I have heard too many distressing stories of patients being stranded by ambulance at metro hospitals, left with no way to get home. Their only option is paying hundreds of dollars for a taxi, and it is an option that for most is completely out of reach. While the government spends time engineering hospital mergers, it has utterly failed to invest in the transport services that make health care accessible in the first place. Volunteer-driven initiatives like the Royal Flying Doctor Service community transport team in Heathcote are still waiting for funding assurances from the government, despite the vital role they play in keeping regional patients connected to care.

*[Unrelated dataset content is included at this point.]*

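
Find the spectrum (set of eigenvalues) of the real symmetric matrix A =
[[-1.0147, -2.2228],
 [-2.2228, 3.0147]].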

The health services plan is not about improving health care; it is forced hospital amalgamations. These are not mergers by stealth, they are blatant, top-down decisions that risk gutting local healthcare services. We only need to look at what happened with Grampians Health to see the writing on the wall. Services were cut, communities left without the care they relied on and decision-making was dragged further from the people it impacts most. We cannot let this happen to our communities. Our regional towns simply cannot afford to lose the hospitals and services they rely on.
I am calling on this government to do the right thing: guarantee these forced hospital amalgamations will not cost us essential local services. Regional Victorians deserve better, and I will fight to ensure they get it.